Mr Flossbach said one option could be to keep the food business under the Unilever name and spin off other divisions. “You increase efficiency and enhance the spirit of a company when it has a clearer mission. Cost-cutting is not enough on its own.”

He added: “The best defence against any kind of hostility is a high enough stock price.”

Another top-20 shareholder called for the removal of the Unilever's chairman, Nils Andersen, reflecting concerns that he and the board allowed chief executive Alan Jope to make increasing bids for the GSK division, a potential deal whose size and timing blindsided investors and provoked a backlash.

The top-20 shareholder said a new chairman should be appointed from outside the board. He added that a replacement for Mr Andersen could then evaluate both Unilever's strategy and whether Mr Jope and its chief financial officer Graeme Pitkethly were appropriate for their positions.

Bruno Monteyne, analyst at Bernstein, said: "From the discussions I've had with shareholders, I think there would be a lot of people willing to back a credible change for a new chair."

The continued shareholder discontent increases pressure on Mr Jope and Unilever's board, weeks after the Financial Times revealed that US activist Trian Partners has built a stake in the company. While Trian has yet to put forward its case for change, analysts have suggested the activist might push to split the food brands from its larger household products arm.

Last week, Unilever announced a reorganisation, cutting 1,500 management positions and subdividing the company into five divisions, including ice cream and nutrition. This could pave the way for spin-offs, according to Jefferies analyst Martin Deboo.

Divided

Hermann Soggeberg, chairman of Unilever's European works council, said staff had been told that there were no plans for significant disposals, but that Trian's involvement was a concern for employees who fear a split or more job losses.

The reorganisation announced last week “is a bit as if we have walked in a circle. We are now exactly where we started when I was working here 20 years ago,” he said.

Analysts and investors are divided on whether a structural overhaul would generate shareholder value, however.
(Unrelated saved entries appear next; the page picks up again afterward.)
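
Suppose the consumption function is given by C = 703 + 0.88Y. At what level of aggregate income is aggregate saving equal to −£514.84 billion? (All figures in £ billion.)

Y = 1568

S = Y − C = -703 + 0.12Y
-703 + 0.12Y = -514.84, so 0.12Y = 188.16 and Y = 1568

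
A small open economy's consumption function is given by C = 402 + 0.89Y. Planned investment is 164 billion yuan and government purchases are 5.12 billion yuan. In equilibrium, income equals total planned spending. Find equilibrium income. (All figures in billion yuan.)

Y = C + I + G = 402 + 0.89Y + 164 + 5.12
Y − 0.89Y = 571.12
0.11Y = 571.12, so Y = 571.12/0.11 = 5192

Y = 5192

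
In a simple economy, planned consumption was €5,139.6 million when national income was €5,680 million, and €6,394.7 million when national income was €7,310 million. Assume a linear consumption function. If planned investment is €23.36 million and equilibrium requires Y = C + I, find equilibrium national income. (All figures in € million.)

Y = 3432

MPC = (6394.7 − 5139.6)/(7310 − 5680) = 1255.1/1630 = 0.77
a = 5139.6 − 0.77(5680) = 766
Equilibrium: Y = 766 + 0.77Y + 23.36
0.23Y = 789.36, so Y = 789.36/0.23 = 3432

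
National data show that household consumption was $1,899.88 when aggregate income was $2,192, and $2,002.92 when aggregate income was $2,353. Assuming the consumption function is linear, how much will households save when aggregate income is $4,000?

S = 943

MPC = (2002.92 − 1899.88)/(2353 − 2192) = 103.04/161 = 0.64
a = 1899.88 − 0.64(2192) = 1899.88 − 1402.88 = 497
C = 497 + 0.64(4000) = 3057
S = 4000 − 3057 = 943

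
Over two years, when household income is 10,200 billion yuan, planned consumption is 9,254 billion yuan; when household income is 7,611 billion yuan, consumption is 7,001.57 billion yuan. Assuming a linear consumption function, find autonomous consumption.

a = 380

MPC = ΔC/ΔY = (9254 − 7001.57)/(10200 − 7611) = 2252.43/2589 = 0.87
a = C − MPC·Y = 7001.57 − 0.87(7611) = 7001.57 − 6621.57 = 380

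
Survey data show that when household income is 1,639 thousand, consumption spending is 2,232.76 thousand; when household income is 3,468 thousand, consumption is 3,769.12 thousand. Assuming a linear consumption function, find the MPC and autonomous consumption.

MPC = ΔC/ΔY = (3769.12 − 2232.76)/(3468 − 1639) = 1536.36/1829 = 0.84
a = C − MPC·Y = 2232.76 − 0.84(1639) = 2232.76 − 1376.76 = 856

MPC = 0.84; a = 856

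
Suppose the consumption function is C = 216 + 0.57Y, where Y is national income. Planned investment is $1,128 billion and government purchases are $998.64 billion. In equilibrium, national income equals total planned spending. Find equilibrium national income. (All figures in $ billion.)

Y = C + I + G = 216 + 0.57Y + 1128 + 998.64
Y − 0.57Y = 2342.64
0.43Y = 2342.64, so Y = 2342.64/0.43 = 5448

Y = 5448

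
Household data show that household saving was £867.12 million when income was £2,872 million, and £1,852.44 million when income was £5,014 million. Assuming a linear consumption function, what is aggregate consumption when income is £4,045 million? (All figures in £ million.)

C = 2638.3

MPS = ΔS/ΔY = (1852.44 − 867.12)/(5014 − 2872) = 985.32/2142 = 0.46
MPC = 1 − MPS = 0.54
Autonomous saving = 867.12 − 0.46(2872) = -454, so a = 454
C = 454 + 0.54(4045) = 454 + 2184.3 = 2638.3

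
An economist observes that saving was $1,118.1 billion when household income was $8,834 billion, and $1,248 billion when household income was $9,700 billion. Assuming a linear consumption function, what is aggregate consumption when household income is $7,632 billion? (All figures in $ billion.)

C = 6694.2

MPS = ΔS/ΔY = (1248 − 1118.1)/(9700 − 8834) = 129.9/866 = 0.15
MPC = 1 − MPS = 0.85
Autonomous saving = 1118.1 − 0.15(8834) = -207, so a = 207
C = 207 + 0.85(7632) = 207 + 6487.2 = 6694.2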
The top-20 shareholder said Unilever should focus on improving performance at the existing business before making big portfolio changes, while a top-25 shareholder said: “One thing I worry about is selling off low-growth but cash generative businesses at depressed valuations, then buying more expensive things with more growth, because it doesn’t necessarily create value.”

Mr Andersen, the Danish former chief executive of shipping group Maersk and of brewer Carlsberg, was appointed chairman of Unilever in 2019 after four years on the board, shortly after Mr Jope, a veteran of the company, took over as chief executive.